Beneficial effects of vascular endothelial growth factor B gene transfer in the aged heart
Abstract:
Aims
Members of the VEGF family are crucial modulators of vascular and neural function. While VEGFA signalling has been shown to mitigate several aging-related cardiac phenotypes and prolong survival in aged mice, the role of VEGFB in cardiac aging remains underexplored. In this study, we identify a significant decline in Vegfb expression, particularly of its soluble isoform Vegfb186, in aged mouse and human hearts. To assess the therapeutic potential of VEGFB in aging-associated cardiac pathologies, we used AAV9-mediated gene transfer to overexpress Vegfb186 in 18-month-old male C57Bl/6J mice.
Methods and results
VEGFB is known to exhibit vascular and neuroprotective effects that we assessed in the ageing heart. In the aged heart, doses of Vegfb186 overexpression that had only a modest effect on the vascular endothelium prevented age-induced diastolic dysfunction and fibrosis. Vegfb186 treatment additionally restored sympathetic and sensory nerve fibre density and increased heart rate variability.

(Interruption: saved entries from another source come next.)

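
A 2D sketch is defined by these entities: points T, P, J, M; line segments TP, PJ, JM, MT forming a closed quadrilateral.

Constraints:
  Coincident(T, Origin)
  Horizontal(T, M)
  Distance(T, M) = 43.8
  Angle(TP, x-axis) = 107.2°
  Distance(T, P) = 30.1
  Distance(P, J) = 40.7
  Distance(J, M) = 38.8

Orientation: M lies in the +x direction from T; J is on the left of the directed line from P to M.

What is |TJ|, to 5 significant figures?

48.011

T is at the origin; T and M share the same y with |TM| = 43.8 and M in +x, so M = (43.8, 0). TP runs at 107.2° with |TP| = 30.1, so P = (-8.9008, 28.754). J is determined by |PJ| = 40.7 and |JM| = 38.8 together: it lies at the intersection of circle(P, 40.7) and circle(M, 38.8). With |PM| = 60.035, the foot of the radical line on PM is 31.275 from P and the perpendicular offset is √(40.7² − 31.275²) = 26.045. Taking the left-of-PM solution: J = (31.028, 36.638).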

Although Vegfb186 overexpression induced cardiac hypertrophy, our findings indicated that this hypertrophy was compensatory rather than pathological as Vegfb186 overexpression corrected the elevated cardiomyocyte length-to-width ratio observed in aged hearts, a metric typically indicative of pathological remodelling. Cardiac single-nucleus RNA sequencing of the hearts and in vitro analysis of the cardiomyocytes indicated up-regulation of the STAT3 signal transduction pathway as a potential contributor of VEGFB-induced cardiac hypertrophy.
Conclusion
Our findings demonstrate that Vegfb186 overexpression partially reverses age-related cardiac pathologies such as diastolic dysfunction and fibrosis. This work highlights VEGFB as a potential therapeutic target for combating cardiac aging and its associated dysfunctions.